1.1. Test -retest: Did it work more than once?

1.1.1. Once is lucky, but a test with repeated success is reliable. "A test...is reliable if it consistently yields the same, or nearly the same, ranks over repeated administrations during which we would not expect the trait being measured to have changed" (Kubiszyn & Borich, 2010).

1.2. Alternate Forms or Equivalence: Although I've changed my appearance, am I still the same underneath?

1.2.1. If a test is going to benefit the students, reliability is key. A test can be considered reliable if it can have an alternate form and still work just as well. "If there are two equivalent forms of a test, these forms can be used to obtain an estimate of the reliability of the scores from the test" (Kubiszyn & Borich, 2010).

1.3. Internal Consistency: It's what's on the inside that counts.

1.3.1. Do all the questions inside the test connect? Are they "designed to measure a single basic concept?" If you were to split the test in two, would each student be measure on the same things? If not, then your test is not reliable. If so, then the reliability increases.

2. Valid?

2.1. Content Validity: Does it look good?
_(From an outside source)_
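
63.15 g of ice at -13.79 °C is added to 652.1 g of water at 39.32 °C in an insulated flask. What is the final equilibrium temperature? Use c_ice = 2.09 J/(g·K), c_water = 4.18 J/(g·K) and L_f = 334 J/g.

T_f ≈ 28.2 °C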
2.1.1. Predictive Validity Evidence: Does it prepare us for future units and lesson? Did it accurately predict the future?

2.1.1.1. If I am using this test as a way to make judgments about my student's abilities in the future, it better be accurate by having a strong correlation between prediction and future actions. "High predictive validity evidence provides a strong argument for the worth of the test" (Kubiszyn & Borich, 2010).

2.2. It is vital for the questions on the test to match the instructional objectives. Is this assessment complementing the goals of the instruction? If not, what's the point of the assessment?

2.3. Concurrent Validity Evidence: He makes me look good!

2.3.1. Construct Validity Evidence: Is it built well?

2.3.1.1. Is the test built well enough that it works? Did the test provide "any information that lets you know whether results from the test correspond to what you would expect (based on you knowledge of what is being measured)" (Kubiszyn & Borich, 2010)?

2.4. A new test needs credibility. What better way is there to gain credibility than piggy backing of an "established test group" (Kubiszyn & Borich, 2010)? However, in order for your test to be valid, it needs to hold it's own when the "correlation between the two sets of test scores" (Kubiszyn & Borich, 2010) is being determined.